$15 minimum wage and then what?
Jan 13, 2014, 11:49 AM | Updated: Oct 14, 2024, 9:53 am

Minimum wage supporters hold a demonstration during inaugural events in Seattle. (AP)
(AP)
If activists get their way and minimum wage goes up to $15 per hour, what will they ask for next?
In the wake of the formation of a formal group to push for a $15 minimum wage in Seattle, David Boze is theorizing that this is only the beginning.
At a Sunday rally, 15 Now organizer Phillip Locker said, “We think [the $15 minimum wage proposal] is modest and quite compromising.”
Boze thinks that the $15 wage is so “modest” that it signals the beginning of more liberal and socialist demands – indeed, socialist City Councilmember Kshama Sawant has stated that there are more demands to come.
Sawant pledged to donate $15,000 of her six-figure city council salary to the campaign each year.

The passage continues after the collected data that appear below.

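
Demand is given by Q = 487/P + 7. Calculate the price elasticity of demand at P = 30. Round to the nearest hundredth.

At P = 30, Q = 23.2333.
dQ/dP = −487/P² = −0.5411.
Point elasticity E = (dQ/dP)·(P/Q) = -0.5411 × 30/23.2333 ≈ -0.70.
|E| < 1, so demand is inelastic at this price.

-0.70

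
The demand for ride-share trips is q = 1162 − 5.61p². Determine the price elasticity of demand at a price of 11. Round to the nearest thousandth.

At p = 11, q = 483.19.
dq/dp = −2·5.61·p = −123.42.
Point elasticity E = (dq/dp)·(p/q) = -123.42 × 11/483.19 ≈ -2.810.
|E| > 1, so demand is elastic at this price.

-2.810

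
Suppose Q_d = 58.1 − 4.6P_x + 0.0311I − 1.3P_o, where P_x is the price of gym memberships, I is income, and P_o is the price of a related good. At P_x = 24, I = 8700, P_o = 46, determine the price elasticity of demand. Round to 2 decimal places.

At the given point, Q_d = 58.1 − 4.6(24) + 0.0311(8700) − 1.3(46) = 58.1 − 110.4 + 270.57 − 59.8 = 158.47.
∂Q_d/∂P_x = −4.6, so E_p = (−4.6)·(24/158.47) ≈ -0.70.
|E_p| < 1: demand is inelastic.

-0.70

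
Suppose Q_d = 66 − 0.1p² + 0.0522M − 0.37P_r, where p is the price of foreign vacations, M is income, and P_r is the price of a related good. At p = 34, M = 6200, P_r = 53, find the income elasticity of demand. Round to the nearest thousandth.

Evaluating quantity at (p, M, P_r) gives Q_d = 66 − 0.1(34)² + 0.0522(6200) − 0.37(53) = 66 − 115.6 + 323.64 − 19.61 = 254.43.
∂Q_d/∂M = +0.0522, so E_I = 0.0522·(6200/254.43) ≈ 1.272.
E_I > 1: normal good (luxury).

1.272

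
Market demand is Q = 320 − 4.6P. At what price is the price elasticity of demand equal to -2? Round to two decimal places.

Set −bP/(a − bP) = −2 ⇒ bP = 2(a − bP) ⇒ bP(1+2) = 2·a.
P = 2·320/(4.6·3) ≈ 46.38.

46.38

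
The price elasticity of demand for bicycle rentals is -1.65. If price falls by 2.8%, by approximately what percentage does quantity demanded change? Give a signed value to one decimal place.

%ΔQ ≈ E × %ΔP = (-1.65) × (-2.8%) ≈ 4.6%.

4.6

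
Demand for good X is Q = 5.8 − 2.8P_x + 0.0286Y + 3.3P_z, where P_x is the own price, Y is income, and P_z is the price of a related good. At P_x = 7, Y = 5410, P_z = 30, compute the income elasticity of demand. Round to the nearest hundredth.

Substituting, Q = 5.8 − 2.8(7) + 0.0286(5410) + 3.3(30) = 5.8 − 19.6 + 154.726 + 99 = 239.926.
∂Q/∂Y = +0.0286, so E_I = 0.0286·(5410/239.926) ≈ 0.64.
E_I ∈ (0,1): normal good (necessity).

0.64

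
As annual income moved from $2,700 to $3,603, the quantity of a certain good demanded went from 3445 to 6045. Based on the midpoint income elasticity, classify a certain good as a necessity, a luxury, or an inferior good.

%ΔQ = (6045 − 3445)/[(3445+6045)/2] = 2600/4745 ≈ 0.5479.
%ΔI = (3,603 − 2,700)/[(2,700+3,603)/2] = 903/3151.5 ≈ 0.2865.
E_I = %ΔQ/%ΔI ≈ 1.912.
E_I > 1: normal good (luxury).

luxury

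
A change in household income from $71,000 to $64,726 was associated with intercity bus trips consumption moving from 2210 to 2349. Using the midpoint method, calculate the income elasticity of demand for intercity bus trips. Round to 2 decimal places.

-0.66

%ΔQ = (2349 − 2210)/[(2210+2349)/2] = 139/2279.5 ≈ 0.0610.
%ΔM = (64,726 − 71,000)/[(71,000+64,726)/2] = -6274/67863 ≈ -0.0925.
E_I = %ΔQ/%ΔM ≈ -0.66.
E_I < 0: inferior good.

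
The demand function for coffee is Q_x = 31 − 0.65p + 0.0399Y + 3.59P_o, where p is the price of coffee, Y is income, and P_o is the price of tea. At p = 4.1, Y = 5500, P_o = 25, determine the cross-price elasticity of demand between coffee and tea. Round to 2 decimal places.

Q_x = 31 − 0.65(4.1) + 0.0399(5500) + 3.59(25) = 31 − 2.665 + 219.45 + 89.75 = 337.535.
∂Q_x/∂P_o = +3.59, so E_xy = 3.59·(25/337.535) ≈ 0.27.
E_xy > 0: the goods are substitutes.

0.27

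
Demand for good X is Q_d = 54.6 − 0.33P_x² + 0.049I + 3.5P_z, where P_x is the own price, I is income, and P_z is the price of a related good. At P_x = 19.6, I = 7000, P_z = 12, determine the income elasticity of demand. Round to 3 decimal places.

Substituting, Q_d = 54.6 − 0.33(19.6)² + 0.049(7000) + 3.5(12) = 54.6 − 126.7728 + 343 + 42 = 312.8272.
∂Q_d/∂I = +0.049, so E_I = 0.049·(7000/312.8272) ≈ 1.096.
E_I > 1: normal good (luxury).

1.096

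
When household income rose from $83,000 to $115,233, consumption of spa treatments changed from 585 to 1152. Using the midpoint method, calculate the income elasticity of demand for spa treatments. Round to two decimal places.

2.01

%ΔQ = (1152 − 585)/[(585+1152)/2] = 567/868.5 ≈ 0.6528.
%ΔM = (115,233 − 83,000)/[(83,000+115,233)/2] = 32233/99116.5 ≈ 0.3252.
E_I = %ΔQ/%ΔM ≈ 2.01.
E_I > 1: normal good (luxury).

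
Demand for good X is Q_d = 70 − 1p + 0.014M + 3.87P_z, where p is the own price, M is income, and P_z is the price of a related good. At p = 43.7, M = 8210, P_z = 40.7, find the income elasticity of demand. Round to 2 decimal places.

At the given point, Q_d = 70 − 1(43.7) + 0.014(8210) + 3.87(40.7) = 70 − 43.7 + 114.94 + 157.509 = 298.749.
∂Q_d/∂M = +0.014, so E_I = 0.014·(8210/298.749) ≈ 0.38.
E_I ∈ (0,1): normal good (necessity).

0.38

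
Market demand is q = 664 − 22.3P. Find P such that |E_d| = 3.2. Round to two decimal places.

Set −bP/(a − bP) = −3.2 ⇒ bP = 3.2(a − bP) ⇒ bP(1+3.2) = 3.2·a.
P = 3.2·664/(22.3·4.2) ≈ 22.69.

22.69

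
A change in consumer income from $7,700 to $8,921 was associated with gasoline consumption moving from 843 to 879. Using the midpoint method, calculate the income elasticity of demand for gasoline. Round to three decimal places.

0.285

%ΔQ = (879 − 843)/[(843+879)/2] = 36/861 ≈ 0.0418.
%ΔY = (8,921 − 7,700)/[(7,700+8,921)/2] = 1221/8310.5 ≈ 0.1469.
E_I = %ΔQ/%ΔY ≈ 0.285.
E_I ∈ (0,1): normal good (necessity).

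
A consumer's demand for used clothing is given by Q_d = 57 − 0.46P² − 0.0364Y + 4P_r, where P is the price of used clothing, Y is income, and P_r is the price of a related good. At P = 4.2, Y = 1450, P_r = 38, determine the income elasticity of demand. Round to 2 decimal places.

-0.36

At the given point, Q_d = 57 − 0.46(4.2)² − 0.0364(1450) + 4(38) = 57 − 8.1144 − 52.78 + 152 = 148.1056.
∂Q_d/∂Y = −0.0364, so E_I = -0.0364·(1450/148.1056) ≈ -0.36.
E_I < 0: inferior good.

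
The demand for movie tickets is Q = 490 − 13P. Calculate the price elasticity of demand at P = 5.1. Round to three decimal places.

-0.156

At P = 5.1, Q = 423.7.
dQ/dP = −13.
Point elasticity E = (dQ/dP)·(P/Q) = -13 × 5.1/423.7 ≈ -0.156.
|E| < 1, so demand is inelastic at this price.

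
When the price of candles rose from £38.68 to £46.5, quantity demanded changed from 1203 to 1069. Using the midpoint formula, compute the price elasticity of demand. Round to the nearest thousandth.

%ΔQ = (1069 − 1203)/[(1203 + 1069)/2] = -134/1136 ≈ -0.1180.
%ΔP = (46.5 − 38.68)/[(38.68 + 46.5)/2] = 7.82/42.59 ≈ 0.1836.
Arc elasticity E = %ΔQ/%ΔP ≈ -0.1180/0.1836 ≈ -0.642.
|E| < 1: demand is inelastic over this range.

-0.642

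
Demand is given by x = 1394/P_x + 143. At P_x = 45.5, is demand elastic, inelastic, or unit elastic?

inelastic

At P_x = 45.5, x = 173.6374.
dx/dP_x = −1394/P_x² = −0.6733.
Point elasticity E = (dx/dP_x)·(P_x/x) = -0.6733 × 45.5/173.6374 ≈ -0.176.
|E| ≈ 0.176 < 1, so demand is inelastic.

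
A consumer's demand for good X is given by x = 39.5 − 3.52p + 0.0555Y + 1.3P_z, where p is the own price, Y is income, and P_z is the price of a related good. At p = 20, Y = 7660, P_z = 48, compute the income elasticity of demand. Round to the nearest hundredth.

0.93

Evaluating quantity at (p, Y, P_z) gives x = 39.5 − 3.52(20) + 0.0555(7660) + 1.3(48) = 39.5 − 70.4 + 425.13 + 62.4 = 456.63.
∂x/∂Y = +0.0555, so E_I = 0.0555·(7660/456.63) ≈ 0.93.
E_I ∈ (0,1): normal good (necessity).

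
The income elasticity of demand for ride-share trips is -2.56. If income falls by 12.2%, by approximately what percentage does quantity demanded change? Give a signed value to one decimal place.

31.2

%ΔQ ≈ E × %ΔI = (-2.56) × (-12.2%) ≈ 31.2%.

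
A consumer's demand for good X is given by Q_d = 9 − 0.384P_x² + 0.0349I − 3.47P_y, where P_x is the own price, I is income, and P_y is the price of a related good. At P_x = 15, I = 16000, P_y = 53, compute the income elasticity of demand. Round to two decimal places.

1.88

First evaluate Q_d: 9 − 0.384(15)² + 0.0349(16000) − 3.47(53) = 9 − 86.4 + 558.4 − 183.91 = 297.09.
∂Q_d/∂I = +0.0349, so E_I = 0.0349·(16000/297.09) ≈ 1.88.
E_I > 1: normal good (luxury).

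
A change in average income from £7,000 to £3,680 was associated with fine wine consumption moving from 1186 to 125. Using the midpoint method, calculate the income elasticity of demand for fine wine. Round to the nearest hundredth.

2.60

%ΔQ = (125 − 1186)/[(1186+125)/2] = -1061/655.5 ≈ -1.6186.
%ΔI = (3,680 − 7,000)/[(7,000+3,680)/2] = -3320/5340 ≈ -0.6217.
E_I = %ΔQ/%ΔI ≈ 2.60.
E_I > 1: normal good (luxury).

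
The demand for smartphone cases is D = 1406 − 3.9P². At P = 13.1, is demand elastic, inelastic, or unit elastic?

At P = 13.1, D = 736.721.
dD/dP = −2·3.9·P = −102.18.
Point elasticity E = (dD/dP)·(P/D) = -102.18 × 13.1/736.721 ≈ -1.817.
|E| ≈ 1.817 > 1, so demand is elastic.

elastic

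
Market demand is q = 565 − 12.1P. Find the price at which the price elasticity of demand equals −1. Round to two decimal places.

23.35

For linear demand q = a − bP, E = −bP/(a − bP). |E| = 1 ⇒ bP = a − bP ⇒ P = a/(2b).
P = 565/(2·12.1) ≈ 23.35.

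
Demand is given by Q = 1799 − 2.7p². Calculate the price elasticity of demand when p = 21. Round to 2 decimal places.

-3.91

At p = 21, Q = 608.3.
dQ/dp = −2·2.7·p = −113.4.
Point elasticity E = (dQ/dp)·(p/Q) = -113.4 × 21/608.3 ≈ -3.91.
|E| > 1, so demand is elastic at this price.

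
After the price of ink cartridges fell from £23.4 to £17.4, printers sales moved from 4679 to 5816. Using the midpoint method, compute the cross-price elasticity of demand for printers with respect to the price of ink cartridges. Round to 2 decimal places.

%ΔQ_x = (5816 − 4679)/[(4679+5816)/2] = 1137/5247.5 ≈ 0.2167.
%ΔP_y = (17.4 − 23.4)/[(23.4+17.4)/2] ≈ -0.2941.
E_xy = 0.2167/-0.2941 ≈ -0.74.
E_xy < 0, so printers and ink cartridges are complements.

-0.74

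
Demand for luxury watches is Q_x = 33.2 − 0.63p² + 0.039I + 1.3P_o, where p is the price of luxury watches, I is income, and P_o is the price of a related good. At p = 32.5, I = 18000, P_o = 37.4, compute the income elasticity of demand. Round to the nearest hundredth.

At the given point, Q_x = 33.2 − 0.63(32.5)² + 0.039(18000) + 1.3(37.4) = 33.2 − 665.4375 + 702 + 48.62 = 118.3825.
∂Q_x/∂I = +0.039, so E_I = 0.039·(18000/118.3825) ≈ 5.93.
E_I > 1: normal good (luxury).

5.93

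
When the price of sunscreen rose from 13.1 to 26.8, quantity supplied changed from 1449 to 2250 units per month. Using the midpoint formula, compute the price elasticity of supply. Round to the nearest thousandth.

0.631

%Δq = (2250 − 1449)/[(1449 + 2250)/2] = 801/1849.5 ≈ 0.4331.
%Δp = (26.8 − 13.1)/[(13.1 + 26.8)/2] = 13.7/19.95 ≈ 0.6867.
Arc elasticity E = %Δq/%Δp ≈ 0.4331/0.6867 ≈ 0.631.
|E| < 1: supply is inelastic over this range.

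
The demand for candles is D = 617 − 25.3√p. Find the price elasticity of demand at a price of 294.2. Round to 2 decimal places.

-1.19

At p = 294.2, D = 183.0478.
dD/dp = −25.3/(2√p) = −25.3/(2·17.1523).
Point elasticity E = (dD/dp)·(p/D) = -0.7375 × 294.2/183.0478 ≈ -1.19.
|E| > 1, so demand is elastic at this price.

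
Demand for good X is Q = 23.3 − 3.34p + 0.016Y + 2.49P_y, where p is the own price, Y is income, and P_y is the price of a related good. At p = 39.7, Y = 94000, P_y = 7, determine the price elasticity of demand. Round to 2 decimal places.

-0.09

Evaluating quantity at (p, Y, P_y) gives Q = 23.3 − 3.34(39.7) + 0.016(94000) + 2.49(7) = 23.3 − 132.598 + 1504 + 17.43 = 1412.132.
∂Q/∂p = −3.34, so E_p = (−3.34)·(39.7/1412.132) ≈ -0.09.
|E_p| < 1: demand is inelastic.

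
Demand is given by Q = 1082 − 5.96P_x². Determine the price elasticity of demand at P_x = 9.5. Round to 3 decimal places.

At P_x = 9.5, Q = 544.11.
dQ/dP_x = −2·5.96·P_x = −113.24.
Point elasticity E = (dQ/dP_x)·(P_x/Q) = -113.24 × 9.5/544.11 ≈ -1.977.
|E| > 1, so demand is elastic at this price.

-1.977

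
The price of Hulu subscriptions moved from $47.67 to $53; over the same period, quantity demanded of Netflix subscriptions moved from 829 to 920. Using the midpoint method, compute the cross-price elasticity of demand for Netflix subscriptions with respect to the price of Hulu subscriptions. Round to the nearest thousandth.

0.983

%ΔQ_x = (920 − 829)/[(829+920)/2] = 91/874.5 ≈ 0.1041.
%ΔP_y = (53 − 47.67)/[(47.67+53)/2] ≈ 0.1059.
E_xy = 0.1041/0.1059 ≈ 0.983.
E_xy > 0, so Netflix subscriptions and Hulu subscriptions are substitutes.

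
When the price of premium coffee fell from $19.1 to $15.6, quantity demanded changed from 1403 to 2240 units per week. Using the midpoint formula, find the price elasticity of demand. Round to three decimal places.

-2.278

%ΔQ = (2240 − 1403)/[(1403 + 2240)/2] = 837/1821.5 ≈ 0.4595.
%Δp = (15.6 − 19.1)/[(19.1 + 15.6)/2] = -3.5/17.35 ≈ -0.2017.
Arc elasticity E = %ΔQ/%Δp ≈ 0.4595/-0.2017 ≈ -2.278.
|E| > 1: demand is elastic over this range.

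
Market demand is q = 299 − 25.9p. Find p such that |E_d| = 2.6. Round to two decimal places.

Set −bp/(a − bp) = −2.6 ⇒ bp = 2.6(a − bp) ⇒ bp(1+2.6) = 2.6·a.
p = 2.6·299/(25.9·3.6) ≈ 8.34.

8.34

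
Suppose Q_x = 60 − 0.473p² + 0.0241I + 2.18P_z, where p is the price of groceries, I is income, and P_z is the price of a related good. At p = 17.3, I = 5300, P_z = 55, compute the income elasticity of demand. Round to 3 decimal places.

0.769

First evaluate Q_x: 60 − 0.473(17.3)² + 0.0241(5300) + 2.18(55) = 60 − 141.5642 + 127.73 + 119.9 = 166.0658.
∂Q_x/∂I = +0.0241, so E_I = 0.0241·(5300/166.0658) ≈ 0.769.
E_I ∈ (0,1): normal good (necessity).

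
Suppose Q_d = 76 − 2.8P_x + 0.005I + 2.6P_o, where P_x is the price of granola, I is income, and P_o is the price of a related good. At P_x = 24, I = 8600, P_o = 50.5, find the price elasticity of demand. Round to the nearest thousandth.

At the given point, Q_d = 76 − 2.8(24) + 0.005(8600) + 2.6(50.5) = 76 − 67.2 + 43 + 131.3 = 183.1.
∂Q_d/∂P_x = −2.8, so E_p = (−2.8)·(24/183.1) ≈ -0.367.
|E_p| < 1: demand is inelastic.

-0.367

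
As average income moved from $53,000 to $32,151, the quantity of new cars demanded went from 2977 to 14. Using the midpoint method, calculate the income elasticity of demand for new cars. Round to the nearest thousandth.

%ΔQ = (14 − 2977)/[(2977+14)/2] = -2963/1495.5 ≈ -1.9813.
%ΔM = (32,151 − 53,000)/[(53,000+32,151)/2] = -20849/42575.5 ≈ -0.4897.
E_I = %ΔQ/%ΔM ≈ 4.046.
E_I > 1: normal good (luxury).

4.046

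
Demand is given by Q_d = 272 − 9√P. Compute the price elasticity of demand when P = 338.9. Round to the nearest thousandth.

-0.779

At P = 338.9, Q_d = 106.3169.
dQ_d/dP = −9/(2√P) = −9/(2·18.4092).
Point elasticity E = (dQ_d/dP)·(P/Q_d) = -0.2444 × 338.9/106.3169 ≈ -0.779.
|E| < 1, so demand is inelastic at this price.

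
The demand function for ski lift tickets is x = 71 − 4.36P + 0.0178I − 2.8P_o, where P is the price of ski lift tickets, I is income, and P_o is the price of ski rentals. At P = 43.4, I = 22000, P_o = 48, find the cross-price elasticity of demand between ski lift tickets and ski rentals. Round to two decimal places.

First evaluate x: 71 − 4.36(43.4) + 0.0178(22000) − 2.8(48) = 71 − 189.224 + 391.6 − 134.4 = 138.976.
∂x/∂P_o = −2.8, so E_xy = -2.8·(48/138.976) ≈ -0.97.
E_xy < 0: the goods are complements.

-0.97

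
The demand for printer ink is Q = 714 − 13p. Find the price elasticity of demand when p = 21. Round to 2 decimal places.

-0.62

At p = 21, Q = 441.
dQ/dp = −13.
Point elasticity E = (dQ/dp)·(p/Q) = -13 × 21/441 ≈ -0.62.
|E| < 1, so demand is inelastic at this price.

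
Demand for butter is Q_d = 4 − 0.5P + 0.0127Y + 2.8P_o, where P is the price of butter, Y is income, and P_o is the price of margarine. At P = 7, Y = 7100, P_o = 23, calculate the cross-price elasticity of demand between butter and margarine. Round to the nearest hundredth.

At the given point, Q_d = 4 − 0.5(7) + 0.0127(7100) + 2.8(23) = 4 − 3.5 + 90.17 + 64.4 = 155.07.
∂Q_d/∂P_o = +2.8, so E_xy = 2.8·(23/155.07) ≈ 0.42.
E_xy > 0: the goods are substitutes.

0.42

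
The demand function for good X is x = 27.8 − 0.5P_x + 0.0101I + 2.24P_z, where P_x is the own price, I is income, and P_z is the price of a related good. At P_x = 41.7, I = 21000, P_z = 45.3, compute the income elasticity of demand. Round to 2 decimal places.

First evaluate x: 27.8 − 0.5(41.7) + 0.0101(21000) + 2.24(45.3) = 27.8 − 20.85 + 212.1 + 101.472 = 320.522.
∂x/∂I = +0.0101, so E_I = 0.0101·(21000/320.522) ≈ 0.66.
E_I ∈ (0,1): normal good (necessity).

0.66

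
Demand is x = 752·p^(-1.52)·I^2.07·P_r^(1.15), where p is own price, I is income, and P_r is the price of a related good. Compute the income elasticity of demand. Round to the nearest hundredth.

For a Cobb–Douglas (constant-elasticity) form x = A·I^α·…, the elasticity with respect to I equals the exponent α at every point.
Here the exponent on I is 2.07, so the income elasticity of demand is 2.07.

2.07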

There are multiple reasons not to raise the minimum wage, including that it would kill jobs for teens and other unskilled unemployed and poor workers. But most plainly, it would raise prices on goods and services low and middle-class earners need.
Boze said that he spoke with a restaurateur who estimated that a $15 per hour minimum wage would add $6 to the cost of each dish in his eatery.
“Are you more or less likely to go out and enjoy the evening? Odds are, less likely,” he said.
“The other option is they could go out of business because of the increase in labor costs.”
But the most insidious part of the minimum wage push is that it could be the beginning of more socialist policies.
“If you think you’re going to satisfy this crowd by passing a $15 minimum wage, it’s laughable,” he said.
“All you’re doing is whetting the appetite of a monster.”
“15 Now” has planned a second rally for Martin Luther King Day.